What makes a password actually strong, why length beats complexity, and how to manage hundreds of unique passwords without losing your mind.

February 20, 2026 · 9 min read

The single biggest threat to your accounts

It isn’t hackers in hoodies. It’s password reuse. When one site is breached, attackers take the leaked email/password pairs and try them on every other major service. If you used the same password on Spotify and your bank, your bank account is now in the same breach.

The fix is simple to describe and a little harder to live: every account gets a unique, strong, random password.

What "strong" actually means

A strong password is one that can’t be guessed by:

  1. Personal-info attacks — your dog’s name, birthday, partner’s name, favorite team.
  2. Dictionary attacks — common words and phrases, with letter substitutions.
  3. Brute force — every combination of characters up to a certain length.
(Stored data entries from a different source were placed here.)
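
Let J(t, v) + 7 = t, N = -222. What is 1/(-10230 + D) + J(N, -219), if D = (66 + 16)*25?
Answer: -1873221/8180 ≈ -229.00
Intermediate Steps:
J(t, v) = -7 + t
D = 2050 (D = 82*25 = 2050)
1/(-10230 + D) + J(N, -219) = 1/(-10230 + 2050) + (-7 - 222) = 1/(-8180) - 229 = -1/8180 - 229 = -1873221/8180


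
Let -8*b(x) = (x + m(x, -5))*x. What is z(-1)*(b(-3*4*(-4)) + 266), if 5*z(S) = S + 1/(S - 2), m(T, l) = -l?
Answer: 208/15 ≈ 13.867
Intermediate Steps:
z(S) = S/5 + 1/(5*(-2 + S)) (z(S) = (S + 1/(S - 2))/5 = (S + 1/(-2 + S))/5 = S/5 + 1/(5*(-2 + S)))
b(x) = -x*(5 + x)/8 (b(x) = -(x - 1*(-5))*x/8 = -(x + 5)*x/8 = -(5 + x)*x/8 = -x*(5 + x)/8)
z(-1)*(b(-3*4*(-4)) + 266) = ((1 + (-1)² - 2*(-1))/(5*(-2 - 1)))*(--3*4*(-4)*(5 - 3*4*(-4))/8 + 266) = ((⅕)*(1 + 1 + 2)/(-3))*(-(-12*(-4))*(5 - 12*(-4))/8 + 266) = ((⅕)*(-⅓)*4)*(-⅛*48*(5 + 48) + 266) = -4*(-⅛*48*53 + 266)/15 = -4*(-318 + 266)/15 = -4/15*(-52) = 208/15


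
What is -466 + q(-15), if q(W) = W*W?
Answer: -241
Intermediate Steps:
q(W) = W²
-466 + q(-15) = -466 + (-15)² = -466 + 225 = -241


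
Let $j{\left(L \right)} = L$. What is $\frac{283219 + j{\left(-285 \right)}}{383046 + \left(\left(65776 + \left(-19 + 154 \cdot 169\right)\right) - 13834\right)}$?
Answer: $\frac{282934}{460995} \approx 0.61375$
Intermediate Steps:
$\frac{283219 + j{\left(-285 \right)}}{383046 + \left(\left(65776 + \left(-19 + 154 \cdot 169\right)\right) - 13834\right)} = \frac{283219 - 285}{383046 + \left(\left(65776 + \left(-19 + 154 \cdot 169\right)\right) - 13834\right)} = \frac{282934}{383046 + \left(\left(65776 + \left(-19 + 26026\right)\right) - 13834\right)} = \frac{282934}{383046 + \left(\left(65776 + 26007\right) - 13834\right)} = \frac{282934}{383046 + \left(91783 - 13834\right)} = \frac{282934}{383046 + 77949} = \frac{282934}{460995}$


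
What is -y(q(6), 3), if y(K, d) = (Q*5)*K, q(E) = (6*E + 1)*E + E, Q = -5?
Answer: 5700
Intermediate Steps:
q(E) = E + E*(1 + 6*E) (q(E) = (1 + 6*E)*E + E = E*(1 + 6*E) + E = E + E*(1 + 6*E))
y(K, d) = -25*K (y(K, d) = (-5*5)*K = -25*K)
-y(q(6), 3) = -(-25)*2*6*(1 + 3*6) = -(-25)*2*6*(1 + 18) = -(-25)*2*6*19 = -(-25)*228 = -1*(-5700) = 5700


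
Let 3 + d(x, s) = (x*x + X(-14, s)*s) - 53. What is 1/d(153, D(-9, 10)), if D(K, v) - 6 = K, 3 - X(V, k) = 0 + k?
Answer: 1/23335 ≈ 4.2854e-5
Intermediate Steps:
X(V, k) = 3 - k (X(V, k) = 3 - (0 + k) = 3 - k)
D(K, v) = 6 + K
d(x, s) = -56 + x² + s*(3 - s) (d(x, s) = -3 + ((x*x + (3 - s)*s) - 53) = -3 + ((x² + s*(3 - s)) - 53) = -3 + (-53 + x² + s*(3 - s)) = -56 + x² + s*(3 - s))
1/d(153, D(-9, 10)) = 1/(-56 + 153² - (6 - 9)*(-3 + (6 - 9))) = 1/(-56 + 23409 - 1*(-3)*(-3 - 3)) = 1/(-56 + 23409 - 1*(-3)*(-6)) = 1/(-56 + 23409 - 18) = 1/23335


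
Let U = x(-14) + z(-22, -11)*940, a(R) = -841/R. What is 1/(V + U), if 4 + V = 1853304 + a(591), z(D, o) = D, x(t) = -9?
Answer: 591/1083072260 ≈ 5.4567e-7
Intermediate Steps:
V = 1095299459/591 (V = -4 + (1853304 - 841/591) = -4 + 1095301823/591 = 1095299459/591 ≈ 1.8533e+6)
U = -20689 (U = -9 - 22*940 = -9 - 20680 = -20689)
1/(V + U) = 1/(1095299459/591 - 20689) = 1/(1083072260/591) = 591/1083072260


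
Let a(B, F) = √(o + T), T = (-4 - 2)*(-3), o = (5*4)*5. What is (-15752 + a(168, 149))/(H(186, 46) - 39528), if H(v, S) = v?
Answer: 7876/19671 - √118/39342 ≈ 0.40011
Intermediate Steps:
o = 100 (o = 20*5 = 100)
T = 18 (T = -6*(-3) = 18)
a(B, F) = √118 (a(B, F) = √(100 + 18) = √118)
(-15752 + a(168, 149))/(H(186, 46) - 39528) = (-15752 + √118)/(186 - 39528) = (-15752 + √118)/(-39342) = (-15752 + √118)*(-1/39342) = 7876/19671 - √118/39342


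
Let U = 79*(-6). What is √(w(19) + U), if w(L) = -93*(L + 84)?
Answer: 3*I*√1117 ≈ 100.26*I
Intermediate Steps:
U = -474
w(L) = -7812 - 93*L (w(L) = -93*(84 + L) = -7812 - 93*L)
√(w(19) + U) = √((-7812 - 93*19) - 474) = √((-7812 - 1767) - 474) = √(-9579 - 474) = √(-10053) = 3*I*√1117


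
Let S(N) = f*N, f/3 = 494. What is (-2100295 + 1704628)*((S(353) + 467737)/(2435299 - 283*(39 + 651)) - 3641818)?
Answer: 3227763129246611613/2240029 ≈ 1.4409e+12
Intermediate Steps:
f = 1482 (f = 3*494 = 1482)
S(N) = 1482*N
(-2100295 + 1704628)*((S(353) + 467737)/(2435299 - 283*(39 + 651)) - 3641818) = (-2100295 + 1704628)*((1482*353 + 467737)/(2435299 - 283*(39 + 651)) - 3641818) = -395667*((523146 + 467737)/(2435299 - 283*690) - 3641818) = -395667*(990883/(2435299 - 195270) - 3641818) = -395667*(990883/2240029 - 3641818) = -395667*(-8157776941839/2240029) = 3227763129246611613/2240029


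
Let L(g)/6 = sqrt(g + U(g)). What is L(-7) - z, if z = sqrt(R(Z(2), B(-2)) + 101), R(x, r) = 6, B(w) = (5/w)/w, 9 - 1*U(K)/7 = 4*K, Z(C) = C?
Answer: -sqrt(107) + 36*sqrt(7) ≈ 84.903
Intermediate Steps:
U(K) = 63 - 28*K
B(w) = 5/w**2
L(g) = 6*sqrt(63 - 27*g) (L(g) = 6*sqrt(g + (63 - 28*g)) = 6*sqrt(63 - 27*g))
z = sqrt(107) (z = sqrt(6 + 101) = sqrt(107) ≈ 10.344)
L(-7) - z = 18*sqrt(7 - 3*(-7)) - sqrt(107) = 18*sqrt(7 + 21) - sqrt(107) = 18*sqrt(28) - sqrt(107) = 18*(2*sqrt(7)) - sqrt(107) = 36*sqrt(7) - sqrt(107) = -sqrt(107) + 36*sqrt(7)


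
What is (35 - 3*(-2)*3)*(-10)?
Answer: -530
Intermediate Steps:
(35 - 3*(-2)*3)*(-10) = (35 + 6*3)*(-10) = (35 + 18)*(-10) = 53*(-10) = -530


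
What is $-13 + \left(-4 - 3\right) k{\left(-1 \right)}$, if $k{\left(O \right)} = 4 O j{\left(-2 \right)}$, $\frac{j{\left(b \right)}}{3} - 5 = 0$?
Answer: $407$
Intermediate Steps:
$j{\left(b \right)} = 15$ ($j{\left(b \right)} = 15 + 3 \cdot 0 = 15 + 0 = 15$)
$k{\left(O \right)} = 60 O$ ($k{\left(O \right)} = 4 O 15 = 60 O$)
$-13 + \left(-4 - 3\right) k{\left(-1 \right)} = -13 + \left(-4 - 3\right) 60 \left(-1\right) = -13 - -420 = -13 + 420 = 407$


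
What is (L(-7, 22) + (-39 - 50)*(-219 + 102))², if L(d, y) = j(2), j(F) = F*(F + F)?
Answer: 108597241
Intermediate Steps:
j(F) = 2*F² (j(F) = F*(2*F) = 2*F²)
L(d, y) = 8 (L(d, y) = 2*2² = 2*4 = 8)
(L(-7, 22) + (-39 - 50)*(-219 + 102))² = (8 + (-39 - 50)*(-219 + 102))² = (8 - 89*(-117))² = (8 + 10413)² = 10421² = 108597241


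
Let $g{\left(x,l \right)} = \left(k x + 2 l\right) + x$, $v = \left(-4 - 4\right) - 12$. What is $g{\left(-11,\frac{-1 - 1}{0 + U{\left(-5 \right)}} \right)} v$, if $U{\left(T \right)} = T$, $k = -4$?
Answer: $-676$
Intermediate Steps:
$v = -20$ ($v = -8 - 12 = -20$)
$g{\left(x,l \right)} = - 3 x + 2 l$ ($g{\left(x,l \right)} = \left(- 4 x + 2 l\right) + x = - 3 x + 2 l$)
$g{\left(-11,\frac{-1 - 1}{0 + U{\left(-5 \right)}} \right)} v = \left(\left(-3\right) \left(-11\right) + 2 \frac{-1 - 1}{0 - 5}\right) \left(-20\right) = \left(33 + 2 \left(- \frac{2}{-5}\right)\right) \left(-20\right) = \left(33 + 2 \left(\left(-2\right) \left(- \frac{1}{5}\right)\right)\right) \left(-20\right) = \left(33 + 2 \cdot \frac{2}{5}\right) \left(-20\right) = \left(33 + \frac{4}{5}\right) \left(-20\right) = \frac{169}{5} \left(-20\right) = -676$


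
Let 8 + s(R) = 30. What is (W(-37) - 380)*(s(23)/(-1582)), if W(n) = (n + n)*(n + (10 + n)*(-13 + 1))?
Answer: 237798/791 ≈ 300.63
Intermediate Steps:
W(n) = 2*n*(-120 - 11*n) (W(n) = (2*n)*(n + (10 + n)*(-12)) = (2*n)*(n + (-120 - 12*n)) = (2*n)*(-120 - 11*n) = 2*n*(-120 - 11*n))
s(R) = 22 (s(R) = -8 + 30 = 22)
(W(-37) - 380)*(s(23)/(-1582)) = (-2*(-37)*(120 + 11*(-37)) - 380)*(22/(-1582)) = (-2*(-37)*(120 - 407) - 380)*(22*(-1/1582)) = (-2*(-37)*(-287) - 380)*(-11/791) = (-21238 - 380)*(-11/791) = -21618*(-11/791) = 237798/791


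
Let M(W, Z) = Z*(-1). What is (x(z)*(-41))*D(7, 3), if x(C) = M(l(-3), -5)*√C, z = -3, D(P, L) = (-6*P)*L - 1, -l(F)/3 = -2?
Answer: 26035*I*√3 ≈ 45094.0*I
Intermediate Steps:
l(F) = 6 (l(F) = -3*(-2) = 6)
D(P, L) = -1 - 6*L*P (D(P, L) = -6*L*P - 1 = -1 - 6*L*P)
M(W, Z) = -Z
x(C) = 5*√C (x(C) = (-1*(-5))*√C = 5*√C)
(x(z)*(-41))*D(7, 3) = ((5*√(-3))*(-41))*(-1 - 6*3*7) = ((5*(I*√3))*(-41))*(-1 - 126) = ((5*I*√3)*(-41))*(-127) = -205*I*√3*(-127) = 26035*I*√3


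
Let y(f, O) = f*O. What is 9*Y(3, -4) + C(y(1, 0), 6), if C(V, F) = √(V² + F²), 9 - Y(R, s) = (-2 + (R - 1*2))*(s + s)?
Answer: 15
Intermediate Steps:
Y(R, s) = 9 - 2*s*(-4 + R) (Y(R, s) = 9 - (-2 + (R - 1*2))*(s + s) = 9 - (-2 + (R - 2))*2*s = 9 - (-2 + (-2 + R))*2*s = 9 - (-4 + R)*2*s = 9 - 2*s*(-4 + R))
y(f, O) = O*f
C(V, F) = √(F² + V²)
9*Y(3, -4) + C(y(1, 0), 6) = 9*(9 + 8*(-4) - 2*3*(-4)) + √(6² + (0*1)²) = 9*(9 - 32 + 24) + √(36 + 0²) = 9*1 + √(36 + 0) = 9 + √36 = 9 + 6 = 15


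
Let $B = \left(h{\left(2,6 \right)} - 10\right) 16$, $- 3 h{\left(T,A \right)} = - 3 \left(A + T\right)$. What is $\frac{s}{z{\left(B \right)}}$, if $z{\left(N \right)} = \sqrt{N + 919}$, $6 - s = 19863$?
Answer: $- \frac{19857 \sqrt{887}}{887} \approx -666.73$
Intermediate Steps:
$s = -19857$ ($s = 6 - 19863 = -19857$)
$h{\left(T,A \right)} = A + T$ ($h{\left(T,A \right)} = - \frac{\left(-3\right) \left(A + T\right)}{3} = - \frac{- 3 A - 3 T}{3} = A + T$)
$B = -32$ ($B = \left(\left(6 + 2\right) - 10\right) 16 = \left(8 - 10\right) 16 = \left(-2\right) 16 = -32$)
$z{\left(N \right)} = \sqrt{919 + N}$
$\frac{s}{z{\left(B \right)}} = - \frac{19857}{\sqrt{919 - 32}} = - \frac{19857}{\sqrt{887}} = - 19857 \frac{\sqrt{887}}{887} = - \frac{19857 \sqrt{887}}{887}$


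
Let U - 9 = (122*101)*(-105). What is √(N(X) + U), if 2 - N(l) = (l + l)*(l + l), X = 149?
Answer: I*√1382603 ≈ 1175.8*I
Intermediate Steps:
N(l) = 2 - 4*l² (N(l) = 2 - (l + l)*(l + l) = 2 - 2*l*2*l = 2 - 4*l²)
U = -1293801 (U = 9 + (122*101)*(-105) = 9 + 12322*(-105) = 9 - 1293810 = -1293801)
√(N(X) + U) = √((2 - 4*149²) - 1293801) = √((2 - 4*22201) - 1293801) = √((2 - 88804) - 1293801) = √(-88802 - 1293801) = √(-1382603) = I*√1382603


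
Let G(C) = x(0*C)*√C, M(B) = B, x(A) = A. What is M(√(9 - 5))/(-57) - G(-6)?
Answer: -2/57 ≈ -0.035088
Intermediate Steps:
G(C) = 0 (G(C) = (0*C)*√C = 0*√C = 0)
M(√(9 - 5))/(-57) - G(-6) = √(9 - 5)/(-57) - 1*0 = √4*(-1/57) + 0 = 2*(-1/57) + 0 = -2/57 + 0 = -2/57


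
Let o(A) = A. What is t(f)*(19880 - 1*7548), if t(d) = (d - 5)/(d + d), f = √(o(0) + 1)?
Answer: -24664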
The defense against (1) and (2) is randomness. The defense against (3) is length.

Length beats complexity

A 16-character password using only lowercase letters has more entropy than an 8-character password with mixed case, numbers and symbols. The math is unforgiving: every additional character multiplies the search space.

Modern recommendation: - 16 characters for everyday accounts - 20+ characters for email and financial accounts - 24+ characters for password manager master passwords

Use a generator, not your imagination

Humans are terrible at random. We pick patterns we recognize. Use a tool like the FastDailyTools Password Generator which uses your browser’s cryptographically secure random source.

Then use a password manager

Memorizing one secure password is fine. Memorizing a hundred is impossible. Use a password manager — 1Password, Bitwarden, KeePass, or your browser’s built-in one. Generate, store, autofill. Done.

Two-factor authentication is non-negotiable

Even the best password can be phished. Add 2FA — preferably with an authenticator app (Aegis, Raivo, Authy) or a hardware key (YubiKey). SMS 2FA is better than nothing, but vulnerable to SIM-swap attacks.

A 30-minute setup that protects you for years

  1. Install a password manager
  2. Generate a strong master password
  3. Turn on 2FA for your password manager
  4. Rotate the passwords on your top 10 accounts (email first)
  5. Over the next month, rotate the rest as you log in

Set the foundation once, and the protection compounds.